Llorar… ¡Pero no!, sin gritar. Un llanto de esos, de los que
ahogas. De los que se te atraganta en la garganta. De los que escuece en los
ojos. Y mortifican al alma. Acurrucarte bajo la manta para que nadie lo
descubra, para que nadie sepa tu sufrimiento. Para que nadie piense que eres débil.
¡Mentira! ¡No eres débil! Pero en ese momento te sientes pequeño. Manejable. Idiota.
Ingenuo. Inocente. ¿Cómo alguien que siempre es fuerte puede encontrar tal
revoltijo de sentimientos?, la cabeza dando vueltas, y en el estomago las
mariposas han vomitado de tanto revolotear.
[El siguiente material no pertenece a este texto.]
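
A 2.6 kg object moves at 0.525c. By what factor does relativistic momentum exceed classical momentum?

p_rel = γmv, p_class = mv
Ratio = γ = 1/√(1 - 0.525²) = 1.175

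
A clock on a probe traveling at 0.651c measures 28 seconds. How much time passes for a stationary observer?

Proper time Δt₀ = 28 seconds
γ = 1/√(1 - 0.651²) = 1.3174
Δt = γΔt₀ = 1.3174 × 28 = 36.89 seconds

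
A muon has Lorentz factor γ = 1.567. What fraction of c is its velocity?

From γ = 1/√(1 - v²/c²):
1/γ² = 1/1.567² = 0.4073
v²/c² = 1 - 0.4073 = 0.5927
v/c = √(0.5927) = 0.7699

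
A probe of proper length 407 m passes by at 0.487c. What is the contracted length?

Proper length L₀ = 407 m
γ = 1/√(1 - 0.487²) = 1.145
L = L₀/γ = 407/1.145 = 355.5 m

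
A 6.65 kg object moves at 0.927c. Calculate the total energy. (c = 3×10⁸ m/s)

γ = 1/√(1 - 0.927²) = 2.666
mc² = 6.65 × (3×10⁸)² = 5.985×10¹⁷ J
E = γmc² = 2.666 × 5.985×10¹⁷ = 1.596×10¹⁸ J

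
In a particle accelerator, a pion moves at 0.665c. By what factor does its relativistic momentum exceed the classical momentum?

p_rel = γmv, p_class = mv
Ratio = γ = 1/√(1 - 0.665²)
= 1/√(0.557775) = 1.339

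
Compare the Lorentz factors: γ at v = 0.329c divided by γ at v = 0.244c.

γ₁ = 1/√(1 - 0.329²) = 1.059
γ₂ = 1/√(1 - 0.244²) = 1.031
γ₁/γ₂ = 1.059/1.031 = 1.027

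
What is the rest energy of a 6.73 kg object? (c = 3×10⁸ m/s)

c² = (3×10⁸)² = 9.000×10¹⁶ m²/s²
E₀ = mc² = 6.73 × 9.000×10¹⁶ = 6.057×10¹⁷ J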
Tareas abandonadas, apartadas por el hecho de sentirte
indispuesto para hacerlas. ¿Indispuesto? Pero no estás enfermo, ni malo… Sabes
que no, pero te encuentras peor que si tuvieras cualquier enfermedad. No hay
manera de sacar a esos malditos duendes que juegan en tu cabeza y te causan el
mayor dolor de todos. Entonces lloras más. Y el dolor de cabeza aumenta. Y entramos
en un bucle, la pescadilla que se muerde la cola. Pero eso te da igual. Tu problema
en ese momento es otro.
Indecisa de que hacer, coges el móvil, lo mareas hasta que
te decides a encenderlo. Esperas con los últimos rayos de esperanza encontrar
un mensaje suyo. Pero como de costumbre te defraudas al saber que no ha pensado
en ti. No te extraña, pero te desilusiona igualmente. Piensas si mandarle un
mensaje, ¿y si piensa que soy una pesada?, ¿y si no me habla porque no quiere
saber nada de mí? Quien sabe…
Te decides a esperar, lleváis sin hablar cuatro días, le
dejas como oportunidad tres días más. ¿Y si no te habla? Pues le saludas,
aunque sabes que luego no contestará, que de repente pasara de ti, y un mensaje
tuyo, que no suponía el final de la conversación, se convertirá, sin serlo, en
un adiós improvisado. Y volveremos a la rutina. Semana tras semana desde que le
conociste. Los mismos “¿y si...?”, las mismas dudas, y los mismos llantos
ahogados. Las mismas noches de cara la pared inventado historias que nunca sucederán,
en las que aparece y te ama con locura, y tu sonríes, y dices que tu también… y
otro “¿y si...?” se te pasa por la cabeza, el que más te gusta, y el único que
te hace sonreír en vez de temblar. ¿Y si estamos juntos para siempre?